Success in Small Steps
A lot of times I’ve failed by biting off more than I can chew. I get in over my head and lose motivation. A lot of times I’ve succeeded it’s by starting small and slowly building up a roll of successes.
When I was in highschool I tried to build a simulation of the solar system for a project. I wasn’t satisfied with building ellipses, I wanted to take into account all the N-body interactions. It started off alright, but quickly I was out of my depth trying to model all the bodies and got the code in a broken state I couldn’t recover. I ended up with pages of code that didn’t work at all. If I had started smaller with building a single elliptic orbit, and then another, before even considering multibody interactions I would at least have had a good state to revert to, and would have been more likely to succeed with the complex problem.

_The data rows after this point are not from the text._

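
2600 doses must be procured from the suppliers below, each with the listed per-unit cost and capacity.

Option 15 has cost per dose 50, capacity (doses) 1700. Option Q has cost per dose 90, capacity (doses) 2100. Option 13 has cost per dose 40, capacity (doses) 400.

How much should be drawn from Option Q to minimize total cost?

Fill from the cheapest supplier first.
Option 13 (40): use full 400 → 2200 doses to go.
Take 1700 from Option 15 at 50 → need 500 more.
Option Q at 90: take 500 of its 2100 → requirement met.

500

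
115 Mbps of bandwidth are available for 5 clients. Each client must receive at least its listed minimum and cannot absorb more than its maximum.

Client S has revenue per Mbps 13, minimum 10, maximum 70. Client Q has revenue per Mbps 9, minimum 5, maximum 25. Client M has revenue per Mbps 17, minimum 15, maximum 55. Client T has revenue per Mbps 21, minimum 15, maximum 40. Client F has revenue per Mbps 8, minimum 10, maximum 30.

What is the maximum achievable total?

Meeting every minimum uses 10+5+15+15+10 = 55 Mbps, leaving 60.
Order the clients by revenue per Mbps: Client T 21 > Client M 17 > Client S 13 > Client Q 9 > Client F 8.
Client T takes 25 more to reach its cap of 40 → 35 left.
Client M has room for 40 more but only 35 remain, so it gets 50.
Total = 13×10 + 9×5 + 17×50 + 21×40 + 8×10 = 1945.

1945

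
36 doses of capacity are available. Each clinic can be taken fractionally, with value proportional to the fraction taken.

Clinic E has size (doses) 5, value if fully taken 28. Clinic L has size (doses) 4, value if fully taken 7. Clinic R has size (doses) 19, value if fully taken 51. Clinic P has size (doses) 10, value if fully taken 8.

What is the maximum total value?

Rank by value-to-size ratio: Clinic E 28/5≈5.6, Clinic R 51/19≈2.68, Clinic L 7/4≈1.75, Clinic P 8/10≈0.8.
Take all of Clinic E (5 doses, value 28) — 31 doses left.
All 19 doses of Clinic R fit (value 51) — 12 remain.
Clinic L: take in full, 4 doses for value 7 — 8 left.
Fill the last 8 doses with part of Clinic P: 8/10 of it earns 6.4.
Total value = 92.4.

92.4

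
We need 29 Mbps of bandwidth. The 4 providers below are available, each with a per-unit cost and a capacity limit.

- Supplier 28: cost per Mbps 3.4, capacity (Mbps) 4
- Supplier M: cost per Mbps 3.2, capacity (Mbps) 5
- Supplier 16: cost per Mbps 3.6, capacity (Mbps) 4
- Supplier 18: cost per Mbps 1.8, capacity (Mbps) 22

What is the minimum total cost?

62.4

Use providers in increasing cost order.
Supplier 18 (1.8): use full 22 → 7 Mbps to go.
Take 5 from Supplier M at 3.2 → need 2 more.
Supplier 28 at 3.4: take 2 of its 4 → requirement met.
Supplier 16: unused.
Cost = 22×1.8 + 5×3.2 + 2×3.4 = 62.4.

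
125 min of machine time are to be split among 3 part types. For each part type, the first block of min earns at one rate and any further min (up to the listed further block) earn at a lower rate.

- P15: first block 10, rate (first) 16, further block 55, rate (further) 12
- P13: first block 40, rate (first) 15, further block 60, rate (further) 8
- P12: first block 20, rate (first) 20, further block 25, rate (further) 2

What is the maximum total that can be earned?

Rank every tier by rate: P12/T1 20 > P15/T1 16 > P13/T1 15 > P15/T2 12 > P13/T2 8 > P12/T2 2.
P12 T1 at 20: fill all 20 → 105 left.
P15/T1 (16): +10 → 95 left.
P13/T1 (15): +40 → 55 left.
Fill P15 T2 block (55 at 12) → 0 left.
Total = 20×20 + 16×10 + 15×40 + 12×55 = 1820.

1820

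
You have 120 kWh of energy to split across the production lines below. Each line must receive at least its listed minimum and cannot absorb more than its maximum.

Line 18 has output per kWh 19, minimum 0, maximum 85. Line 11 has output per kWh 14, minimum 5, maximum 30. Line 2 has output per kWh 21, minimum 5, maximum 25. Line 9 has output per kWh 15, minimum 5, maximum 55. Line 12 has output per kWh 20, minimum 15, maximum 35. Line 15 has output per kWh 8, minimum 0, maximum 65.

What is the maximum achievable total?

2320

Meeting every minimum uses 0+5+5+5+15+0 = 30 kWh, leaving 90.
Rank by output per kWh: Line 2 21 > Line 12 20 > Line 18 19 > Line 9 15 > Line 11 14 > Line 15 8.
Line 2 takes 20 more to reach its cap of 25 ; 70 left.
Give Line 12 20 more to hit its cap of 35 ; 50 left.
Line 18 has room for 85 more but only 50 remain, so it gets 50.
Total = 19×50 + 14×5 + 21×25 + 15×5 + 20×35 = 2320.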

When I returned from a long overseas trip I was looking for work. I wanted to build something to help showcase my skills for prospective employers. I had the idea of building a Javascript illustration of a chaotic system; where a small change in starting points results in a very large difference in outputs. I spent a lot of time learning Javascript, agonising over whether I use SVG or the canvas for performance, writing vectorised functions so that I could extend it into 3 dimensions, and so on. I never actually built a functioning application because I got so bogged down on building it the right way; thankfully my CV and cover letters got me sufficient interviews. I would give myself the advice to build something simple; even programming a moving ball would be a success I could showcase. Then I could slowly build on that, adding a wall, adding bounce physics, adding angles. I tried to build a physics engine while learning web technology at the same time, it was too hard for me and I had nothing to show for it.

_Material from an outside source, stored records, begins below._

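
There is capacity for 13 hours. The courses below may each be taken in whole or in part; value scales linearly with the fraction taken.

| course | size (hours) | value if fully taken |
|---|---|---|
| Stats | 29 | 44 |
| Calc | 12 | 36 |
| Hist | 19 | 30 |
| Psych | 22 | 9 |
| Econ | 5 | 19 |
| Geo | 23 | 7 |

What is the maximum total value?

43

Rank by value-to-size ratio: Econ 19/5≈3.8, Calc 36/12≈3, Hist 30/19≈1.58, Stats 44/29≈1.52, Psych 9/22≈0.409, Geo 7/23≈0.304.
Take all of Econ (5 hours, value 19) → 8 hours left.
Fill the last 8 hours with part of Calc: 8/12 of it earns 24.
Total value = 43.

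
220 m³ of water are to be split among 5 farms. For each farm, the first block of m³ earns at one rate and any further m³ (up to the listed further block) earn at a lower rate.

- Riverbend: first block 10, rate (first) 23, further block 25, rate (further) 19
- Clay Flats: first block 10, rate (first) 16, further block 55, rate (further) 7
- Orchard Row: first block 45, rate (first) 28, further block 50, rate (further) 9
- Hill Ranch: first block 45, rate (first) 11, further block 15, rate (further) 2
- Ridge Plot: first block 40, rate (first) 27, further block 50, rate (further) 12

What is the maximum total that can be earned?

4245

Treat each block as its own option and order by rate: Orchard Row/T1 28 > Ridge Plot/T1 27 > Riverbend/T1 23 > Riverbend/T2 19 > Clay Flats/T1 16 > Ridge Plot/T2 12 > Hill Ranch/T1 11 > Orchard Row/T2 9 > Clay Flats/T2 7 > Hill Ranch/T2 2.
Fill Orchard Row T1 block (45 at 28) ; 175 left.
Ridge Plot T1 at 27: fill all 40 ; 135 left.
Fill Riverbend T1 block (10 at 23) ; 125 left.
Riverbend T2 at 19: fill all 25 ; 100 left.
Fill Clay Flats T1 block (10 at 16) ; 90 left.
Fill Ridge Plot T2 block (50 at 12) ; 40 left.
Hill Ranch T1 at 11: only 40 left, fill 40.
Total = 28×45 + 27×40 + 23×10 + 19×25 + 16×10 + 12×50 + 11×40 = 4245.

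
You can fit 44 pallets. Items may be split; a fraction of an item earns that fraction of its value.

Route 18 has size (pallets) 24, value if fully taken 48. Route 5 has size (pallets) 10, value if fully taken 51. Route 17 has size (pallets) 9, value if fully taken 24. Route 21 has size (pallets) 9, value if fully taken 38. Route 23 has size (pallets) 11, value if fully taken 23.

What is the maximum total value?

146

Rank by value-to-size ratio: Route 5 51/10≈5.1, Route 21 38/9≈4.22, Route 17 24/9≈2.67, Route 23 23/11≈2.09, Route 18 48/24≈2.
Route 5: take in full, 10 pallets for value 51 ; 34 left.
Take all of Route 21 (9 pallets, value 38) ; 25 pallets left.
Route 17: take in full, 9 pallets for value 24 ; 16 left.
Route 23: take in full, 11 pallets for value 23 ; 5 left.
Only 5 pallets remain; take 5/24 of Route 18 for value 48×5/24 = 10.
Total value = 146.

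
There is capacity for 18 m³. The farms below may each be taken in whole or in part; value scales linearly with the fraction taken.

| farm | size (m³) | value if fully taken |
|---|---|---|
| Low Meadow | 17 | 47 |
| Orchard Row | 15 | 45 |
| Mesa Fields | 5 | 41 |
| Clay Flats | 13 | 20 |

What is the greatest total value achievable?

Sort by value density: Mesa Fields 41/5≈8.2, Orchard Row 45/15≈3, Low Meadow 47/17≈2.76, Clay Flats 20/13≈1.54.
All 5 m³ of Mesa Fields fit (value 41) → 13 remain.
Only 13 m³ remain; take 13/15 of Orchard Row for value 45×13/15 = 39.
Total value = 80.

80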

This blog has examples of taking small steps. The jobs posts show lots of small steps in trying to build a pipeline for extracting information from job adverts on the internet. For example I had a post on extracting job title words from ad titles (e.g. “Manager” or “Executive” or “Engineer”). I wanted to improve this so I wrote follow ups on making plural words singular, and another on rewriting “Head of Marketing” to “Marketing Head”, and putting them together in a normalisation strategy which created a better way to discover job titles in a dataset. The initial rough approach gave me confidence that the system could work, and then I could build upon that and improve it.
This is why I recommend starting with simple models and working towards a complex solution. Whenever I’ve tried to start with a complex model I’ve spent too much time trying to get out and engineer features in the data without actually understanding it. Now I start with building an evaluation criteria, starting with a simple model and slowly building on it. Adding features to get incrementally better, and learning more about the data at the same time.